Is Facebook the new Philip Morris?

In his book, The Common Rule, author Justin Early, talks about how your phone and the Internet are tools that can have great benefit to people. But unlike a hammer, your phone is not neutral. Your phone entices you to spend ever more time on it. The companies behind your favorite apps then sell your time to advertisers. It’s in their best interest to create ever more addictive apps to keep you glued to your phone. By all accounts they’re doing a good job of that so far.

But what if it’s not your time? What if it’s your kids that are being targeted? After all once social media companies saturate the adult market, they will need to look elsewhere for new users. Why not target a market whose brains are not developed enough to resist products that are engineered for addiction.

I recently saw the advertisement below for Facebook messenger kids edition. I couldn’t help but think about Joe Camel, Spuds Mackenzie, Ronald McDonald and all the other characters that used to market unhealthy products to kids. I still don’t know why my mother agreed to buy me the Spuds Mackenzie high tops I wore in fourth grade. My kids couldn’t wear those to school now.

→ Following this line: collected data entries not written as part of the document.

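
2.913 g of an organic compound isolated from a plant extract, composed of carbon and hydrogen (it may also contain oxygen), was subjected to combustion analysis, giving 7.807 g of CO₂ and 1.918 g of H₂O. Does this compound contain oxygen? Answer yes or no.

yes

mol C = 7.807 g CO₂ ÷ 44.009 g/mol = 0.17740 mol
mol H = 2 × 1.918 g H₂O ÷ 18.015 g/mol = 0.21293 mol
C and H account for only 2.3453 g of the 2.913 g sample; the remaining 0.56767 g must be oxygen.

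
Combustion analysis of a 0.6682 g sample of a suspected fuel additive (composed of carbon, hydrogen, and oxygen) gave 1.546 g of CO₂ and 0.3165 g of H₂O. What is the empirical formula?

mol C = 1.546 g CO₂ ÷ 44.009 g/mol = 0.035129 mol
mol H = 2 × 0.3165 g H₂O ÷ 18.015 g/mol = 0.035137 mol
mass O = 0.6682 − (0.42194 + 0.035418) = 0.21084 g → mol O = 0.21084 ÷ 15.999 = 0.013179 mol
Divide by the smallest (0.013179 mol): C 2.666, H 2.666, O 1.000
Multiplying each by 3 gives whole numbers: C 8.00, H 8.00, O 3.00

C8H8O3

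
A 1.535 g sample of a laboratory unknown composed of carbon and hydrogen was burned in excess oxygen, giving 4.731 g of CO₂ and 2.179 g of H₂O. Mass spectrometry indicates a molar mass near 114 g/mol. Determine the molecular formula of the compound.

mol C = 4.731 g CO₂ ÷ 44.009 g/mol = 0.10750 mol
mol H = 2 × 2.179 g H₂O ÷ 18.015 g/mol = 0.24191 mol
Divide by the smallest (0.10750 mol): C 1.000, H 2.250
Multiplying each by 4 gives whole numbers: C 4.00, H 9.00
Empirical formula: C4H9
Empirical-formula mass = 57.12 g/mol; 114 ÷ 57.12 ≈ 2, so the molecular formula is C8H18.

C8H18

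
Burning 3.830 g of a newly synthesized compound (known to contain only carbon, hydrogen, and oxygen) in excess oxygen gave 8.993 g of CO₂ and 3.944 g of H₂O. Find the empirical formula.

C7H15O2

mol C = 8.993 g CO₂ ÷ 44.009 g/mol = 0.20434 mol
mol H = 2 × 3.944 g H₂O ÷ 18.015 g/mol = 0.43786 mol
mass O = 3.830 − (2.4544 + 0.44136) = 0.93426 g → mol O = 0.93426 ÷ 15.999 = 0.058395 mol
Divide by the smallest (0.058395 mol): C 3.499, H 7.498, O 1.000
Multiplying each by 2 gives whole numbers: C 7.00, H 15.00, O 2.00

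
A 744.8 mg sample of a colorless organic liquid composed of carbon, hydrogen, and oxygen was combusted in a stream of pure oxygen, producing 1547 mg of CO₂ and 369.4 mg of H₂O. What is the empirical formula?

C6H7O3

mol C = 1.547 g CO₂ ÷ 44.009 g/mol = 0.035152 mol
mol H = 2 × 0.3694 g H₂O ÷ 18.015 g/mol = 0.041010 mol
mass O = 0.7448 − (0.42221 + 0.041338) = 0.28125 g → mol O = 0.28125 ÷ 15.999 = 0.017579 mol
Divide by the smallest (0.017579 mol): C 2.000, H 2.333, O 1.000
Multiplying each by 3 gives whole numbers: C 6.00, H 7.00, O 3.00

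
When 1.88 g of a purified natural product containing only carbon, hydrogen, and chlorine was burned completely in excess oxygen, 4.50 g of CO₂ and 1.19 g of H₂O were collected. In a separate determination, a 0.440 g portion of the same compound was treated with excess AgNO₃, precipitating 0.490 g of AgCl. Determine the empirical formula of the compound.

mol C = 4.50 g CO₂ ÷ 44.009 g/mol = 0.1023 mol
mol H = 2 × 1.19 g H₂O ÷ 18.015 g/mol = 0.1321 mol
From the AgCl data: mol Cl per gram of compound = (0.490 ÷ 143.318) ÷ 0.440 = 0.007770 mol/g, so in the 1.88 g combustion sample mol Cl = 0.01461 mol
Divide by the smallest (0.01461 mol): C 7.000, H 9.044, Cl 1.000

C7H9Cl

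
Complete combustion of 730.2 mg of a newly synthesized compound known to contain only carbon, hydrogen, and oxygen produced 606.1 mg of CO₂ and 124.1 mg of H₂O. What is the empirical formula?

mol C = 0.6061 g CO₂ ÷ 44.009 g/mol = 0.013772 mol
mol H = 2 × 0.1241 g H₂O ÷ 18.015 g/mol = 0.013777 mol
mass O = 0.7302 − (0.16542 + 0.013888) = 0.55089 g → mol O = 0.55089 ÷ 15.999 = 0.034433 mol
Divide by the smallest (0.013772 mol): C 1.000, H 1.000, O 2.500
Multiplying each by 2 gives whole numbers: C 2.00, H 2.00, O 5.00

C2H2O5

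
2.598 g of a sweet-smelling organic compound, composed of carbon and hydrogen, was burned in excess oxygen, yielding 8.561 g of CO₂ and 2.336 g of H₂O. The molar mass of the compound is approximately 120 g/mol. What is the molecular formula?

mol C = 8.561 g CO₂ ÷ 44.009 g/mol = 0.19453 mol
mol H = 2 × 2.336 g H₂O ÷ 18.015 g/mol = 0.25934 mol
Divide by the smallest (0.19453 mol): C 1.000, H 1.333
Multiplying each by 3 gives whole numbers: C 3.00, H 4.00
Empirical formula: C3H4
Empirical-formula mass = 40.06 g/mol; 120 ÷ 40.06 ≈ 3, so the molecular formula is C9H12.

C9H12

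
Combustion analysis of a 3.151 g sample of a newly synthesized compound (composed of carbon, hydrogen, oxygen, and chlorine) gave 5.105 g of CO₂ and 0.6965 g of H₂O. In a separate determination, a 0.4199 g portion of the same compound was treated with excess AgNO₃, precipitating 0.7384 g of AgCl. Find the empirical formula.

C6H4Cl2O

mol C = 5.105 g CO₂ ÷ 44.009 g/mol = 0.11600 mol
mol H = 2 × 0.6965 g H₂O ÷ 18.015 g/mol = 0.077324 mol
From the AgCl data: mol Cl per gram of compound = (0.7384 ÷ 143.318) ÷ 0.4199 = 0.012270 mol/g, so in the 3.151 g combustion sample mol Cl = 0.038663 mol
mass O = 3.151 − (1.3933 + 0.077943 + 1.3706) = 0.30920 g → mol O = 0.30920 ÷ 15.999 = 0.019326 mol
Divide by the smallest (0.019326 mol): C 6.002, H 4.001, Cl 2.001, O 1.000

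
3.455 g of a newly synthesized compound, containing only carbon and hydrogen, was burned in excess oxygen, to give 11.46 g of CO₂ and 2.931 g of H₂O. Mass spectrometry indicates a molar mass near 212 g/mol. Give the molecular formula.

mol C = 11.46 g CO₂ ÷ 44.009 g/mol = 0.26040 mol
mol H = 2 × 2.931 g H₂O ÷ 18.015 g/mol = 0.32540 mol
Divide by the smallest (0.26040 mol): C 1.000, H 1.250
Multiplying each by 4 gives whole numbers: C 4.00, H 5.00
Empirical formula: C4H5
Empirical-formula mass = 53.08 g/mol; 212 ÷ 53.08 ≈ 4, so the molecular formula is C16H20.

C16H20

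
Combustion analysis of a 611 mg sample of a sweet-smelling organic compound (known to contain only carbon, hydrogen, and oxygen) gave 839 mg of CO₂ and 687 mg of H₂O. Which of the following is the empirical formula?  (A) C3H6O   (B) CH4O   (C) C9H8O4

mol C = 0.839 g CO₂ ÷ 44.009 g/mol = 0.01906 mol
mol H = 2 × 0.687 g H₂O ÷ 18.015 g/mol = 0.07627 mol
mass O = 0.611 − (0.2290 + 0.07688) = 0.3051 g → mol O = 0.3051 ÷ 15.999 = 0.01907 mol
Divide by the smallest (0.01906 mol): C 1.000, H 4.001, O 1.000

(B) CH4O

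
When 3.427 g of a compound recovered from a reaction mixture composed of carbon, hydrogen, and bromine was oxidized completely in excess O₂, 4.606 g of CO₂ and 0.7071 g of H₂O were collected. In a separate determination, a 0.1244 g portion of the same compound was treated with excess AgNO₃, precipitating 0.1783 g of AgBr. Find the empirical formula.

mol C = 4.606 g CO₂ ÷ 44.009 g/mol = 0.10466 mol
mol H = 2 × 0.7071 g H₂O ÷ 18.015 g/mol = 0.078501 mol
From the AgBr data: mol Br per gram of compound = (0.1783 ÷ 187.772) ÷ 0.1244 = 0.0076331 mol/g, so in the 3.427 g combustion sample mol Br = 0.026159 mol
Divide by the smallest (0.026159 mol): C 4.001, H 3.001, Br 1.000

C4H3Br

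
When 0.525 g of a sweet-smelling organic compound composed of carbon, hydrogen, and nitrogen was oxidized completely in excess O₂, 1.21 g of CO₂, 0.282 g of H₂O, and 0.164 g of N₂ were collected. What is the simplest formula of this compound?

C7H8N3

mol C = 1.21 g CO₂ ÷ 44.009 g/mol = 0.02749 mol
mol H = 2 × 0.282 g H₂O ÷ 18.015 g/mol = 0.03131 mol
mol N = 2 × 0.164 g N₂ ÷ 28.014 g/mol = 0.01171 mol
Divide by the smallest (0.01171 mol): C 2.348, H 2.674, N 1.000
Multiplying each by 3 gives whole numbers: C 7.04, H 8.02, N 3.00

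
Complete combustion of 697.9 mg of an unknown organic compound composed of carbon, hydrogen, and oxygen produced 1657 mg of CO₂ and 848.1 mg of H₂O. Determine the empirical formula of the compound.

C4H10O

mol C = 1.657 g CO₂ ÷ 44.009 g/mol = 0.037651 mol
mol H = 2 × 0.8481 g H₂O ÷ 18.015 g/mol = 0.094155 mol
mass O = 0.6979 − (0.45223 + 0.094908) = 0.15076 g → mol O = 0.15076 ÷ 15.999 = 0.0094232 mol
Divide by the smallest (0.0094232 mol): C 3.996, H 9.992, O 1.000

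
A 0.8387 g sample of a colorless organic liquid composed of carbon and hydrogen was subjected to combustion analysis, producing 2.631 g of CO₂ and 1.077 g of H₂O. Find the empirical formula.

mol C = 2.631 g CO₂ ÷ 44.009 g/mol = 0.059783 mol
mol H = 2 × 1.077 g H₂O ÷ 18.015 g/mol = 0.11957 mol
Divide by the smallest (0.059783 mol): C 1.000, H 2.000

CH2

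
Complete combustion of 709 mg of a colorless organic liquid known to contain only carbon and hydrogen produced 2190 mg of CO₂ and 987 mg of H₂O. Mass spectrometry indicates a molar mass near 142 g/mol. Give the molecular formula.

mol C = 2.19 g CO₂ ÷ 44.009 g/mol = 0.04976 mol
mol H = 2 × 0.987 g H₂O ÷ 18.015 g/mol = 0.1096 mol
Divide by the smallest (0.04976 mol): C 1.000, H 2.202
Multiplying each by 5 gives whole numbers: C 5.00, H 11.01
Empirical formula: C5H11
Empirical-formula mass = 71.14 g/mol; 142 ÷ 71.14 ≈ 2, so the molecular formula is C10H22.

C10H22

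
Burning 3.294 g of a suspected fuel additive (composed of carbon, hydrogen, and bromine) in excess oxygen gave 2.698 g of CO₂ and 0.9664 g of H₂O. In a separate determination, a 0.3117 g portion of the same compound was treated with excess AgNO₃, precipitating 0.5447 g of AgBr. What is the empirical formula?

C4H7Br2

mol C = 2.698 g CO₂ ÷ 44.009 g/mol = 0.061306 mol
mol H = 2 × 0.9664 g H₂O ÷ 18.015 g/mol = 0.10729 mol
From the AgBr data: mol Br per gram of compound = (0.5447 ÷ 187.772) ÷ 0.3117 = 0.0093066 mol/g, so in the 3.294 g combustion sample mol Br = 0.030656 mol
Divide by the smallest (0.030656 mol): C 2.000, H 3.500, Br 1.000
Multiplying each by 2 gives whole numbers: C 4.00, H 7.00, Br 2.00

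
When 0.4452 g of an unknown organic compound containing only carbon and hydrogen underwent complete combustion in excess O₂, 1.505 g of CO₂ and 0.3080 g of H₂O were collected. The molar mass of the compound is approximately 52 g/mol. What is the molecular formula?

C4H4

mol C = 1.505 g CO₂ ÷ 44.009 g/mol = 0.034198 mol
mol H = 2 × 0.3080 g H₂O ÷ 18.015 g/mol = 0.034194 mol
Divide by the smallest (0.034194 mol): C 1.000, H 1.000
Empirical formula: CH
Empirical-formula mass = 13.02 g/mol; 52 ÷ 13.02 ≈ 4, so the molecular formula is C4H4.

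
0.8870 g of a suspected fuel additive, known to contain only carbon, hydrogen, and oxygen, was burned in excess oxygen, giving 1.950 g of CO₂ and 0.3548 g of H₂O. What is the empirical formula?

C9H8O4

mol C = 1.950 g CO₂ ÷ 44.009 g/mol = 0.044309 mol
mol H = 2 × 0.3548 g H₂O ÷ 18.015 g/mol = 0.039389 mol
mass O = 0.8870 − (0.53220 + 0.039705) = 0.31510 g → mol O = 0.31510 ÷ 15.999 = 0.019695 mol
Divide by the smallest (0.019695 mol): C 2.250, H 2.000, O 1.000
Multiplying each by 4 gives whole numbers: C 9.00, H 8.00, O 4.00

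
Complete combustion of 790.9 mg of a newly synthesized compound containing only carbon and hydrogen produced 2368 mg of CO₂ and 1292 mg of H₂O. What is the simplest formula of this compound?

C3H8

mol C = 2.368 g CO₂ ÷ 44.009 g/mol = 0.053807 mol
mol H = 2 × 1.292 g H₂O ÷ 18.015 g/mol = 0.14344 mol
Divide by the smallest (0.053807 mol): C 1.000, H 2.666
Multiplying each by 3 gives whole numbers: C 3.00, H 8.00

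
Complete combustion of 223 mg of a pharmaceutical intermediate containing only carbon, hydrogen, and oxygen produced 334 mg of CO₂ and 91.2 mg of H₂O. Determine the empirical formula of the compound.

mol C = 0.334 g CO₂ ÷ 44.009 g/mol = 0.007589 mol
mol H = 2 × 0.0912 g H₂O ÷ 18.015 g/mol = 0.01012 mol
mass O = 0.223 − (0.09116 + 0.01021) = 0.1216 g → mol O = 0.1216 ÷ 15.999 = 0.007603 mol
Divide by the smallest (0.007589 mol): C 1.000, H 1.334, O 1.002
Multiplying each by 3 gives whole numbers: C 3.00, H 4.00, O 3.01

C3H4O3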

Britain’s Prince Harry was recently quoted as wanting to ban the hugely popular video game Fortnite because “It’s too addictive, especially for young people.” “It’s created to addict, an addiction to keep you in front of a computer for as long as possible, it’s so irresponsible.”

If we’ve already banned advertising cigarettes and alcohol to children, can banning social media under a set age be far behind? I predict we’ll see warning labels and mandatory time restrictions on certain apps imposed by governments around the world within the next decade. Before this happens you’ll want to reconsider owning certain technology company stocks.